Question

The explicit rule for a sequence is given. Find the position number of the term 62.

f(n) = (2n - 2) + 2

Answer 1

The explicit rule for the sequence is given by \( f(n) = (2n - 2) + 2 \). To find the position number (\( n \)) of the term 62, set \( f(n) \) equal to 62 and solve for \( n \):

\[ (2n - 2) + 2 = 62 \]

Combine like terms:

\[ 2n = 62 - 2 \]

\[ 2n = 60 \]

Divide by 2:

\[ n = 30 \]

So, the term 62 is at position number 30 in the sequence.

Answer 2

To find the position number of the term 62 in the sequence with the explicit rule f(n) = (2n - 2) + 2, solve the equation (2n - 2) + 2 = 62 for n.

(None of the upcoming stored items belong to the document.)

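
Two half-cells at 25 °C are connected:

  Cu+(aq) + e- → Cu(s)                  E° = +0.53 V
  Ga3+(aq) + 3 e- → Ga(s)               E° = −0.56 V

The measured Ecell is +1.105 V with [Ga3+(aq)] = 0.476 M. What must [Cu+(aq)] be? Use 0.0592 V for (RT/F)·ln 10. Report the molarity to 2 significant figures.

1.4 M

The Cu⁺/Cu couple has the larger reduction potential, so it is the cathode: E°cell = +0.53 − (−0.56) = +1.09 V and n = 3.
Since E = E° − (0.0592/n)·log Q, log Q = n(E° − E)/0.0592 = −0.760.
The balanced reaction is 3 Cu+(aq) + Ga(s) → 3 Cu(s) + Ga3+(aq), so Q = [Ga3+(aq)] / [Cu+(aq)]^3.
Isolating [Cu+(aq)] in Q = 10^{−0.760} yields log [Cu+(aq)] = 0.146, i.e. 1.4 M.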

The solution is n = 30, so the position number of the term 62 is 30.

Step-by-step explanation:

To find the position number of the term 62 in the sequence with the explicit rule f(n) = (2n - 2) + 2, we need to solve the equation for n. The explicit rule gives us the formula for the nth term, so we can set it equal to 62 and solve for n. Here's how:

(2n - 2) + 2 = 62

2n = 62 - 2

2n = 60

n = 30

Therefore, the position number of the term 62 is 30.